Là j'ai beau chercher et je ne sais pas du tout ce qu'il faut que je fasse pour réussir à me connecter à mon réseau et profiter du net sur mon engin.

J'espère que l'un d'entre vous aura la réponse @ mon problème.

Bonne journée et bon Week-End @ tous


----------



## Maroushka (28 Février 2009)

J'ai exactement le même probleme.
Sauf que j'ai en plus enlevée la sécurité de ma Livebox, ésperant que ca reglerais le probleme... Mais pas du tout.
Le voyant de la wifi est allumé, et tout mes autres PC ( 3 au total ) se connectent parfaitement a cette bonne vieille Livebox.
Sauf mon Ipod touch.

Le message affiché est basiquement le suivant:
" Impossible de rejoindre le réseau " Wanadoo-C3CF " "

Et, j'ai pourtant réussie a me connecter sans problème a la wifi de l'aéroport...

Une idée de solution svp??


----------



## Dclick (28 Février 2009)

Maroushka a dit:


> " Impossible de rejoindre le réseau " Le nom du réseau " "



Voilà c'est aussi le message que j'ai.


----------



## Maroushka (1 Mars 2009)

Hey, vous aurez 2 fois plus de reconnaissances, si vous nous trouvez une solution, c'pas mal, nooon? 

So pleaaaase, help us!


----------



## Dclick (1 Mars 2009)

Maroushka a dit:


> Hey, vous aurez 2 fois plus de reconnaissances, si vous nous trouvez une solution, c'pas mal, nooon?
> 
> So pleaaaase, help us!



Maroush a raison.
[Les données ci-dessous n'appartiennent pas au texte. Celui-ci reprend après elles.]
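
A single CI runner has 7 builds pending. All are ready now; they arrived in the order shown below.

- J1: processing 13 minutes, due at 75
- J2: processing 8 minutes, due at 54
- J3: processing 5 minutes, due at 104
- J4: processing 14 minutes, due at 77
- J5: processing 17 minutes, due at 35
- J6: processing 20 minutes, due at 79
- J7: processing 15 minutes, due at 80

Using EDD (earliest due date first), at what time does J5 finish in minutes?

17

EDD (increasing due date): J5 J2 J1 J4 J6 J7 J3.
J5: 0→17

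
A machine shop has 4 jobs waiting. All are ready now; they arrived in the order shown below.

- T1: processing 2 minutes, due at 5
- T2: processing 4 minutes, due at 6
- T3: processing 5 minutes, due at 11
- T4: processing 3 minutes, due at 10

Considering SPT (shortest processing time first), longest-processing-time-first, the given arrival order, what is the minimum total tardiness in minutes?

SPT (increasing processing time): T1 T4 T2 T3.
T1: 0→2, due 5, tardiness 0
T4: 2→5, due 10, tardiness 0
T2: 5→9, due 6, tardiness 3
T3: 9→14, due 11, tardiness 3
Sum = 0+0+3+3 = 6.
LPT (decreasing processing time): T3 T2 T4 T1.
T3: 0→5, due 11, tardiness 0
T2: 5→9, due 6, tardiness 3
T4: 9→12, due 10, tardiness 2
T1: 12→14, due 5, tardiness 9
Sum = 0+3+2+9 = 14.
FIFO (arrival order): T1 T2 T3 T4.
T1: 0→2, due 5, tardiness 0
T2: 2→6, due 6, tardiness 0
T3: 6→11, due 11, tardiness 0
T4: 11→14, due 10, tardiness 4
Sum = 0+0+0+4 = 4.
SPT 6, LPT 14, FIFO 4 → minimum 4.

4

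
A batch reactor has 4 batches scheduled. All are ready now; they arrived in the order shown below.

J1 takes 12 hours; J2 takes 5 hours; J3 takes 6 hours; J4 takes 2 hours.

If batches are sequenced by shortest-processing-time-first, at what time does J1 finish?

25

SPT (increasing processing time): J4 J2 J3 J1.
J4: 0→2
J2: 2→7
J3: 7→13
J1: 13→25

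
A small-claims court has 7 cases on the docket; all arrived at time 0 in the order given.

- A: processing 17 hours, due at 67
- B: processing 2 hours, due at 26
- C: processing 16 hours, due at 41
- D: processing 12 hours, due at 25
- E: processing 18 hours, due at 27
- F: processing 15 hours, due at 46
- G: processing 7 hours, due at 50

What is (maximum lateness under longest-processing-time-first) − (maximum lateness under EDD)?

LPT (decreasing processing time): E A C F D G B.
E: 0→18, due 27, lateness -9
A: 18→35, due 67, lateness -32
C: 35→51, due 41, lateness 10
F: 51→66, due 46, lateness 20
D: 66→78, due 25, lateness 53
G: 78→85, due 50, lateness 35
B: 85→87, due 26, lateness 61
Maximum = 61.
EDD (increasing due date): D B E C F G A.
D: 0→12, due 25, lateness -13
B: 12→14, due 26, lateness -12
E: 14→32, due 27, lateness 5
C: 32→48, due 41, lateness 7
F: 48→63, due 46, lateness 17
G: 63→70, due 50, lateness 20
A: 70→87, due 67, lateness 20
Maximum = 20.
Difference = 61 − 20 = 41.

41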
Vous ferez deux heureux d'un coup, profitez-en !!!


----------



## pacra4 (1 Mars 2009)

Bonjour,
Ce que je sais sur la LB Sagem:

Par défaut le protocole WPA est désactivé sur la LB Sagem.
J'en conclus que tout devrait rentrer dans l'ordre en choisissant WEP dans le menu d'entrée de l'ipod ( Règlage>Wifi>choisissez un réseau>Autre>Securité>WEP

En entrant dans le soft de la LB on peut activer WAP au lieu de WEP.
Je ne connais les réglages par défaut dans la LB Inventel.
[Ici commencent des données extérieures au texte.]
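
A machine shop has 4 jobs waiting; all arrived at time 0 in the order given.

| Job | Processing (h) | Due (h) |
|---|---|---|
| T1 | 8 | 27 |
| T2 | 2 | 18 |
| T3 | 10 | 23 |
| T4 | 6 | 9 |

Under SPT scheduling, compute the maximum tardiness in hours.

3

SPT (increasing processing time): T2 T4 T1 T3.
T2: 0→2, due 18, tardiness 0
T4: 2→8, due 9, tardiness 0
T1: 8→16, due 27, tardiness 0
T3: 16→26, due 23, tardiness 3
Maximum = 3.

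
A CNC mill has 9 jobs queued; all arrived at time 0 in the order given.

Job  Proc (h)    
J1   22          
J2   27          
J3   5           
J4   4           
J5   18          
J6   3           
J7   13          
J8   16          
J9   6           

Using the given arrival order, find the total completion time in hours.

652

FIFO (arrival order): J1 J2 J3 J4 J5 J6 J7 J8 J9.
J1: 0→22
J2: 22→49
J3: 49→54
J4: 54→58
J5: 58→76
J6: 76→79
J7: 79→92
J8: 92→108
J9: 108→114
Sum = 22+49+54+58+76+79+92+108+114 = 652.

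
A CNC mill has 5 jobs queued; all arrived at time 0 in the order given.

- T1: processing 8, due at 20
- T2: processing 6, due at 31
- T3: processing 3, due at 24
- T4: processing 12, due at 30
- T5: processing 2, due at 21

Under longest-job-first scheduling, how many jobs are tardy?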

Bon courage car je sais comme c'est agaçant de ne pas pouvoir se servir de son nouveau joujou Bon courage


----------



## Dclick (1 Mars 2009)

pacra4 a dit:


> Bonjour,
> Ce que je sais sur la LB Sagem:
> 
> Par défaut le protocole WPA est désactivé sur la LB Sagem.
> ...



Merci déjà pour ta réponse.

De mon côté ma LB est réglée par défaut en WPA. Je préfère éviter un maximum de passer en WEP pour la sécurité.


----------



## Maroushka (1 Mars 2009)

Ok, de mon côté, j'éssaye et je vous tient au courant, voila.
Si ca ne marche pas, je sens que je vais exploser mes conso au bar wifi du coin...


----------



## Maroushka (1 Mars 2009)

Bon ben voila, ca ne marche pas...
Arf!

Merci quand meme!
Une autre idée svp???


----------



## Maroushka (2 Mars 2009)

UP


----------



## Deleted member 18124 (5 Mars 2009)

En entrant l'adresse MAC de mon iPod Touch V2 dans l'interface de ma Livebox, c'est passé comme une lettre à la poste (j'utilise une clé WPA).
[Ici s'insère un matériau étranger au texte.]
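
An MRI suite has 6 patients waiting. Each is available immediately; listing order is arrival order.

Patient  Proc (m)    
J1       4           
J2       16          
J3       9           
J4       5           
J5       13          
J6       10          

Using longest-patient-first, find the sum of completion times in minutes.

242

LPT (decreasing processing time): J2 J5 J6 J3 J4 J1.
J2: 0→16
J5: 16→29
J6: 29→39
J3: 39→48
J4: 48→53
J1: 53→57
Sum = 16+29+39+48+53+57 = 242.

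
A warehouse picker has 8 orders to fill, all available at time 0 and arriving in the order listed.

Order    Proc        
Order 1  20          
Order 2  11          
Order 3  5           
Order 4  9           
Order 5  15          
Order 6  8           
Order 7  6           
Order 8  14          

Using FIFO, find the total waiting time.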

Mais je redoutais ce problème en achetant mon iPod sachant par expérience combien les Livebox sont capricieuses pour l'établissement de connexions wi-fi.

Donc si aucune des solutions proposées ne marche, je ne vois pas trop.

Est-ce que le logiciel de ton iPod Touch est à jour ?


----------



## OuiOui (5 Mars 2009)

Bonjour à tous, j'ai également pour ma part une livebox inventel et un iPod touch G2. 
Je n'ai eu aucune difficulté à les synchroniser, même si comme le signal Dclick avant la synchro le signal n'était pas fort du tout, maintenant qu'il est synchronisé mon iPod détecte le signal wifi au maximum...  

Pour la synchro voilà comment j'ai procédé :

(Il faut être alaise avec le clavier de l'iPod... pour ne pas faire d'erreurs) 

1 --> Noter parfaitement votre clef WPA sur un papier.

2 --> Appuyer sur le bouton 1 de la livebox, elle va se mettre en mode de synchronisation et ainsi rechercher les périphériques wifi qui veulent se connecter au réseau.

(Le processus de synchro ne dure que 5-10 minutes environ il faut donc impérativement se connecter dans ce laps de temps sinon il faudra appuyer sur le bouton de nouveau...) 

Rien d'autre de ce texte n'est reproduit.